Les objets connectés formeront le cœur de la ville de demain. Le programme de recherche iNUIT – Internet of Things for Urban Innovation – est parti de ce constat. Les applications développées dans ce cadre faciliteront la vie des individus de multiples façons. Exemple avec trois amis dans un bar du centre-ville.

Paul, Marie et Jean-Pierre ont rendez-vous dans un bar du centre-ville pour fêter le nouveau poste de Marie dans une étude d’architectes. Celle-ci vient en voiture. Elle utilise SmartPark pour trouver la place libre la plus proche. A son arrivée, les réverbères commencent à s’allumer. Grâce à OpEc, ils ont détecté que la nuit tombait.

Jean-Pierre, qui a perdu l’usage de ses jambes suite à un accident, vient rarement au centre-ville. Il a donc recours à SPAMOR pour identifier l’itinéraire le mieux adapté aux chaises roulantes. En chemin, il passe à côté d’un chantier de construction. Quel bruit! Mais les riverains sont sereins: le volume sonore fait l’objet d’une surveillance grâce à SMP.
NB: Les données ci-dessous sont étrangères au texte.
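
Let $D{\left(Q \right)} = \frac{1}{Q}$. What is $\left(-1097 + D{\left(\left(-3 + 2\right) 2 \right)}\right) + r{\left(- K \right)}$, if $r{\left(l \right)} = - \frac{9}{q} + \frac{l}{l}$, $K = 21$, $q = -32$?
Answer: $- \frac{35079}{32} \approx -1096.2$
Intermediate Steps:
$r{\left(l \right)} = \frac{41}{32}$ ($r{\left(l \right)} = - \frac{9}{-32} + \frac{l}{l} = \left(-9\right) \left(- \frac{1}{32}\right) + 1 = \frac{9}{32} + 1 = \frac{41}{32}$)
$\left(-1097 + D{\left(\left(-3 + 2\right) 2 \right)}\right) + r{\left(- K \right)} = \left(-1097 + \frac{1}{\left(-3 + 2\right) 2}\right) + \frac{41}{32} = \left(-1097 + \frac{1}{\left(-1\right) 2}\right) + \frac{41}{32} = \left(-1097 + \frac{1}{-2}\right) + \frac{41}{32} = \left(-1097 - \frac{1}{2}\right) + \frac{41}{32} = - \frac{2195}{2} + \frac{41}{32} = - \frac{35079}{32}$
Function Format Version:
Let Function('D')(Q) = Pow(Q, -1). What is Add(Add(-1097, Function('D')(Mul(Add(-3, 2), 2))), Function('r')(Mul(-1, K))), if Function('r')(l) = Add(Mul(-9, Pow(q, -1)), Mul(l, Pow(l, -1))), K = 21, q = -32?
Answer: Rational(-35079, 32) ≈ -1096.2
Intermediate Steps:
Function('r')(l) = Rational(41, 32) (Function('r')(l) = Add(Mul(-9, Pow(-32, -1)), Mul(l, Pow(l, -1))) = Add(Mul(-9, Rational(-1, 32)), 1) = Add(Rational(9, 32), 1) = Rational(41, 32))
Add(Add(-1097, Function('D')(Mul(Add(-3, 2), 2))), Function('r')(Mul(-1, K))) = Add(Add(-1097, Pow(Mul(Add(-3, 2), 2), -1)), Rational(41, 32)) = Add(Add(-1097, Pow(Mul(-1, 2), -1)), Rational(41, 32)) = Add(Add(-1097, Pow(-2, -1)), Rational(41, 32)) = Add(Add(-1097, Rational(-1, 2)), Rational(41, 32)) = Add(Rational(-2195, 2), Rational(41, 32)) = Rational(-35079, 32)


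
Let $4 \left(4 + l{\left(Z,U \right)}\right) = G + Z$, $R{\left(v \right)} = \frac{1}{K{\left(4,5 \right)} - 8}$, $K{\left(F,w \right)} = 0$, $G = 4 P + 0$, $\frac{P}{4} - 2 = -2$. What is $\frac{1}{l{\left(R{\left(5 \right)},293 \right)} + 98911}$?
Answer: $\frac{32}{3165023} \approx 1.0111 \cdot 10^{-5}$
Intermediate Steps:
$P = 0$ ($P = 8 + 4 \left(-2\right) = 8 - 8 = 0$)
$G = 0$ ($G = 4 \cdot 0 + 0 = 0 + 0 = 0$)
$R{\left(v \right)} = - \frac{1}{8}$ ($R{\left(v \right)} = \frac{1}{0 - 8} = \frac{1}{-8} = - \frac{1}{8}$)
$l{\left(Z,U \right)} = -4 + \frac{Z}{4}$ ($l{\left(Z,U \right)} = -4 + \frac{0 + Z}{4} = -4 + \frac{Z}{4}$)
$\frac{1}{l{\left(R{\left(5 \right)},293 \right)} + 98911} = \frac{1}{\left(-4 + \frac{1}{4} \left(- \frac{1}{8}\right)\right) + 98911} = \frac{1}{\left(-4 - \frac{1}{32}\right) + 98911} = \frac{1}{- \frac{129}{32} + 98911} = \frac{1}{\frac{3165023}{32}} = \frac{32}{3165023}$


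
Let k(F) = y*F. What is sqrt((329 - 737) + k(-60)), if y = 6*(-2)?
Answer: 2*sqrt(78) ≈ 17.664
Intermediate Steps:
y = -12
k(F) = -12*F
sqrt((329 - 737) + k(-60)) = sqrt((329 - 737) - 12*(-60)) = sqrt(-408 + 720) = sqrt(312) = 2*sqrt(78)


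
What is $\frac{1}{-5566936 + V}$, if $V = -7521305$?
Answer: $- \frac{1}{13088241} \approx -7.6404 \cdot 10^{-8}$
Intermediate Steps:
$\frac{1}{-5566936 + V} = \frac{1}{-5566936 - 7521305} = \frac{1}{-13088241} = - \frac{1}{13088241}$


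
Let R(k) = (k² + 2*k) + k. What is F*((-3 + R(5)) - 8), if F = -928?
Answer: -26912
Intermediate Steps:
R(k) = k² + 3*k
F*((-3 + R(5)) - 8) = -928*((-3 + 5*(3 + 5)) - 8) = -928*((-3 + 5*8) - 8) = -928*((-3 + 40) - 8) = -928*(37 - 8) = -928*29 = -26912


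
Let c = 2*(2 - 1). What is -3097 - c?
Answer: -3099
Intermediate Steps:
c = 2 (c = 2*1 = 2)
-3097 - c = -3097 - 1*2 = -3097 - 2 = -3099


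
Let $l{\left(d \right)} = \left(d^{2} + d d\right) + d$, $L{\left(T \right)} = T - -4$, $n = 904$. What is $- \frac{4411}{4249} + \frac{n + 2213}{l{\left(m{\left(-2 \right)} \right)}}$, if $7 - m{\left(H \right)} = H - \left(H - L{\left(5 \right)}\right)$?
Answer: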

Quant à Paul, il est en retard. L’éducateur de la petite enfance a eu une frayeur lorsqu’un enfant de son groupe s’est volatilisé à la place de jeux. Heureusement, le petit a pu être rapidement localisé grâce à son bracelet connecté WEAZARD. Pour rattraper le temps perdu, Paul décide de se rendre à vélo au rendez-vous. Il lance l’application GREEN pour trouver le vélo en libre-service le plus proche.
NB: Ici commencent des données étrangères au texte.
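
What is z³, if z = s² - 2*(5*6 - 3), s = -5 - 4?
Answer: 19683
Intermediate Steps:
s = -9
z = 27 (z = (-9)² - 2*(5*6 - 3) = 81 - 2*(30 - 3) = 81 - 2*27 = 81 - 54 = 27)
z³ = 27³ = 19683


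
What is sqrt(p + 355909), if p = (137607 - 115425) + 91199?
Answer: sqrt(469290) ≈ 685.05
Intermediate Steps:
p = 113381 (p = 22182 + 91199 = 113381)
sqrt(p + 355909) = sqrt(113381 + 355909) = sqrt(469290)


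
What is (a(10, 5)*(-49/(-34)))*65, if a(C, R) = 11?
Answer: 35035/34 ≈ 1030.4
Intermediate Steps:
(a(10, 5)*(-49/(-34)))*65 = (11*(-49/(-34)))*65 = (11*(-49*(-1/34)))*65 = (11*(49/34))*65 = (539/34)*65 = 35035/34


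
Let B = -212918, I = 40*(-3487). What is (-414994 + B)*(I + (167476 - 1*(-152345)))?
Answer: -113238277992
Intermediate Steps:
I = -139480
(-414994 + B)*(I + (167476 - 1*(-152345))) = (-414994 - 212918)*(-139480 + (167476 - 1*(-152345))) = -627912*(-139480 + (167476 + 152345)) = -627912*(-139480 + 319821) = -627912*180341 = -113238277992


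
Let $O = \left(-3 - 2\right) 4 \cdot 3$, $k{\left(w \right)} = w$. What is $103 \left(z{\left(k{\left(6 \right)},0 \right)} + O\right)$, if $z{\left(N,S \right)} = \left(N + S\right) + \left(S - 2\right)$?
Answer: $-5768$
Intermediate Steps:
$z{\left(N,S \right)} = -2 + N + 2 S$ ($z{\left(N,S \right)} = \left(N + S\right) + \left(S - 2\right) = \left(N + S\right) + \left(-2 + S\right) = -2 + N + 2 S$)
$O = -60$ ($O = \left(-3 - 2\right) 4 \cdot 3 = \left(-5\right) 4 \cdot 3 = \left(-20\right) 3 = -60$)
$103 \left(z{\left(k{\left(6 \right)},0 \right)} + O\right) = 103 \left(\left(-2 + 6 + 2 \cdot 0\right) - 60\right) = 103 \left(\left(-2 + 6 + 0\right) - 60\right) = 103 \left(4 - 60\right) = 103 \left(-56\right) = -5768$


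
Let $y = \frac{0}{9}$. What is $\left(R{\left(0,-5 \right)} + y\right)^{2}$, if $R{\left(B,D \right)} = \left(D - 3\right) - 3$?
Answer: $121$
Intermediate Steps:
$R{\left(B,D \right)} = -6 + D$ ($R{\left(B,D \right)} = \left(-3 + D\right) - 3 = -6 + D$)
$y = 0$ ($y = 0 \cdot \frac{1}{9} = 0$)
$\left(R{\left(0,-5 \right)} + y\right)^{2} = \left(\left(-6 - 5\right) + 0\right)^{2} = \left(-11 + 0\right)^{2} = \left(-11\right)^{2} = 121$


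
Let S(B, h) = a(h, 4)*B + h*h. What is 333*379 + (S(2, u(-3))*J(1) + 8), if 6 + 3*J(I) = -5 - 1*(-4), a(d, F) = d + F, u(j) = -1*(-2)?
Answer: 378533/3 ≈ 1.2618e+5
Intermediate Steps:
u(j) = 2
a(d, F) = F + d
J(I) = -7/3 (J(I) = -2 + (-5 - 1*(-4))/3 = -2 + (-5 + 4)/3 = -2 + (⅓)*(-1) = -2 - ⅓ = -7/3)
S(B, h) = h² + B*(4 + h) (S(B, h) = (4 + h)*B + h*h = B*(4 + h) + h² = h² + B*(4 + h))
333*379 + (S(2, u(-3))*J(1) + 8) = 333*379 + ((2² + 2*(4 + 2))*(-7/3) + 8) = 126207 + ((4 + 2*6)*(-7/3) + 8) = 126207 + ((4 + 12)*(-7/3) + 8) = 126207 + (16*(-7/3) + 8) = 126207 + (-112/3 + 8) = 126207 - 88/3 = 378533/3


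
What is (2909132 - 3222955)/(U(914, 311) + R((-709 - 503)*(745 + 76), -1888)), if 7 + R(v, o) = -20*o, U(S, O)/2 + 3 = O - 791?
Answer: -313823/36787 ≈ -8.5308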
Après l’apéritif, les trois amis décident de poursuivre la soirée ensemble. Ils consultent alors mCARS qui leur recommande l’activité la plus adaptée à leurs intérêts respectifs, en fonction de l’offre et des conditions météo du moment. Un festival de musique remporte la mise. Comme la manifestation a lieu à la campagne, les trentenaires s’y rendent avec la voiture de Marie. Ils ne craignent pas les problèmes de stationnement, car les organisateurs utilisent CrowdStreams pour anticiper le moment où les parkings les plus proches seront pleins, afin de rediriger les automobilistes ailleurs.
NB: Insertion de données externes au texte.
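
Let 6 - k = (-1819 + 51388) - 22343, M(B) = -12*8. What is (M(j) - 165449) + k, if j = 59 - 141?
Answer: -192765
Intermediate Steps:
j = -82
M(B) = -96
k = -27220 (k = 6 - ((-1819 + 51388) - 22343) = 6 - (49569 - 22343) = 6 - 1*27226 = 6 - 27226 = -27220)
(M(j) - 165449) + k = (-96 - 165449) - 27220 = -165545 - 27220 = -192765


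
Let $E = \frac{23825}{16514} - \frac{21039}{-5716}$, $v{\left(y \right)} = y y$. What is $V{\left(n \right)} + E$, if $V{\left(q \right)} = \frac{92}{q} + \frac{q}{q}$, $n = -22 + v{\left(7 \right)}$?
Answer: $\frac{12145337999}{1274319324} \approx 9.5308$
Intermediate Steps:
$v{\left(y \right)} = y^{2}$
$n = 27$ ($n = -22 + 7^{2} = -22 + 49 = 27$)
$E = \frac{241810873}{47197012}$ ($E = 23825 \cdot \frac{1}{16514} - - \frac{21039}{5716} = \frac{23825}{16514} + \frac{21039}{5716} = \frac{241810873}{47197012} \approx 5.1234$)
$V{\left(q \right)} = 1 + \frac{92}{q}$ ($V{\left(q \right)} = \frac{92}{q} + 1 = 1 + \frac{92}{q}$)
$V{\left(n \right)} + E = \frac{92 + 27}{27} + \frac{241810873}{47197012} = \frac{1}{27} \cdot 119 + \frac{241810873}{47197012} = \frac{119}{27} + \frac{241810873}{47197012} = \frac{12145337999}{1274319324}$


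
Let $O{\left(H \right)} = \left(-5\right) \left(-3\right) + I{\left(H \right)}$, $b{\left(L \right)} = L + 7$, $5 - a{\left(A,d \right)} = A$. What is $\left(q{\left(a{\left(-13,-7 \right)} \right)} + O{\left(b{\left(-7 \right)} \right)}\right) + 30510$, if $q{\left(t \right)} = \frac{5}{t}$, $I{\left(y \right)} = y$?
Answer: $\frac{549455}{18} \approx 30525.0$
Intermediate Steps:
$a{\left(A,d \right)} = 5 - A$
$b{\left(L \right)} = 7 + L$
$O{\left(H \right)} = 15 + H$ ($O{\left(H \right)} = \left(-5\right) \left(-3\right) + H = 15 + H$)
$\left(q{\left(a{\left(-13,-7 \right)} \right)} + O{\left(b{\left(-7 \right)} \right)}\right) + 30510 = \left(\frac{5}{5 - -13} + \left(15 + \left(7 - 7\right)\right)\right) + 30510 = \left(\frac{5}{5 + 13} + \left(15 + 0\right)\right) + 30510 = \left(\frac{5}{18} + 15\right) + 30510 = \frac{275}{18} + 30510 = \frac{549455}{18}$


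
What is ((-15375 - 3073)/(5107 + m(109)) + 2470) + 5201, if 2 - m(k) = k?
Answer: 4792069/625 ≈ 7667.3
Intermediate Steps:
m(k) = 2 - k
((-15375 - 3073)/(5107 + m(109)) + 2470) + 5201 = ((-15375 - 3073)/(5107 + (2 - 1*109)) + 2470) + 5201 = (-18448/(5107 + (2 - 109)) + 2470) + 5201 = (-18448/(5107 - 107) + 2470) + 5201 = (-18448/5000 + 2470) + 5201 = (-18448*1/5000 + 2470) + 5201 = (-2306/625 + 2470) + 5201 = 1541444/625 + 5201 = 4792069/625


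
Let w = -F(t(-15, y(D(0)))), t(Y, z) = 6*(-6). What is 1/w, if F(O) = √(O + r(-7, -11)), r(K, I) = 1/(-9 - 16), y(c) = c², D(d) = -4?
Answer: 5*I*√901/901 ≈ 0.16657*I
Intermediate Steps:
r(K, I) = -1/25 (r(K, I) = 1/(-25) = -1/25)
t(Y, z) = -36
F(O) = √(-1/25 + O) (F(O) = √(O - 1/25) = √(-1/25 + O))
w = -I*√901/5 (w = -√(-1 + 25*(-36))/5 = -√(-1 - 900)/5 = -√(-901)/5 = -I*√901/5 ≈ -6.0033*I)
1/w = 1/(-I*√901/5) = 5*I*√901/901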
Sur place, Jean-Pierre a un moment d’appréhension. Il redoute de se trouver bloqué. Paul et Marie le rassurent: avec SmartCrowd et CrowdVision, les organisateurs ont appris à décrypter les comportements de la foule, afin d’optimiser la mobilité des festivaliers et leur sécurité physique, notamment en prévenant les mouvements de panique.


ArchSensor

Janvier 2014
Création d’une plateforme matérielle et logicielle pour la mesure de paramètres environnementaux à l’aide d’un réseau distribué de capteurs.

NetCrowd

Janvier 2014
Conception d’une infrastructure de communication sans fil pour l’internet des objets.

Urban Pulse

Octobre 2015
Création d’un système de mesure multimodal du trafic d’une ville.

CiTaTiON

Janvier 2014
Développement d’une infrastructure cloud pour l’internet des objets.

IoTSec

Janvier 2014
Amélioration de la sécurité des systèmes pour l’Internet des objets

iFLUX

Janvier 2015
Facilitation de la création d’applications et de l’orchestration des services développés par les différents projets du programme iNUIT.